Here's an excerpt from his recent column in the Washington Post.
Find it at www.washingtonpost.com/wp-dyn/content/article/2009/12/31/AR2009123101156.html
One cold morning the week before Christmas, I found myself huddled with a group of homeowners and religious leaders on Pennsylvania Avenue, in the shadow of the White House and the Treasury building. The homeowners, who had all worked hard to buy their first homes, and most of whom had put enough money down to qualify for fixed-rate mortgages only to be persuaded into more exotic mortgages, were facing imminent foreclosure. We had come to stand with them....
I keep coming back to the concept of grace. When the government tried to save the economy from meltdown, real grace was extended to the big banks — but now the banks seem unwilling to extend grace to anyone else, including homeowners struggling to make mortgage payments. I am reminded of one of the parables of Jesus, wherein a master forgives the debt of one of his servants out of pity for his circumstances, but then that servant refuses to forgive the debt of another servant who owes him a little money. The master gets angry and throws the unforgiving debtor into prison. The money-changers in the temples of Wall Street would do well to take note.

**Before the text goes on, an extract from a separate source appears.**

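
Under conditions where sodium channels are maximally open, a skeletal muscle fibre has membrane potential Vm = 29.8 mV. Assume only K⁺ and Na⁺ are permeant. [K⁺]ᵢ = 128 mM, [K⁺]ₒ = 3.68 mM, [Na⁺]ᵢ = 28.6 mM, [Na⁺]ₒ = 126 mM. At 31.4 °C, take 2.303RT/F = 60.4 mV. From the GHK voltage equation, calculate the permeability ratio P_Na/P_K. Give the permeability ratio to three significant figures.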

Clearly, the financial crisis is a structural meltdown that calls for increased government regulation of banks and other financial players. Members of faith communities, such as those who joined me in front of the Treasury building, are helping to push for this sort of reform.
But at its core, this is also a spiritual crisis. More and more people are coming to understand that underlying the economic crisis is a values crisis, and that any economic recovery must be accompanied by a moral recovery. We have been asking the wrong question: When will the financial crisis end? The right question is: How will it change us? This could be a moment to reexamine the ways we measure success, do business and live our lives; a time to renew spiritual values and practices such as simplicity, patience, modesty, family, friendship, rest and Sabbath....
The banks say they are "too big to fail." So let's make them smaller. We might finally get Wall Street's attention.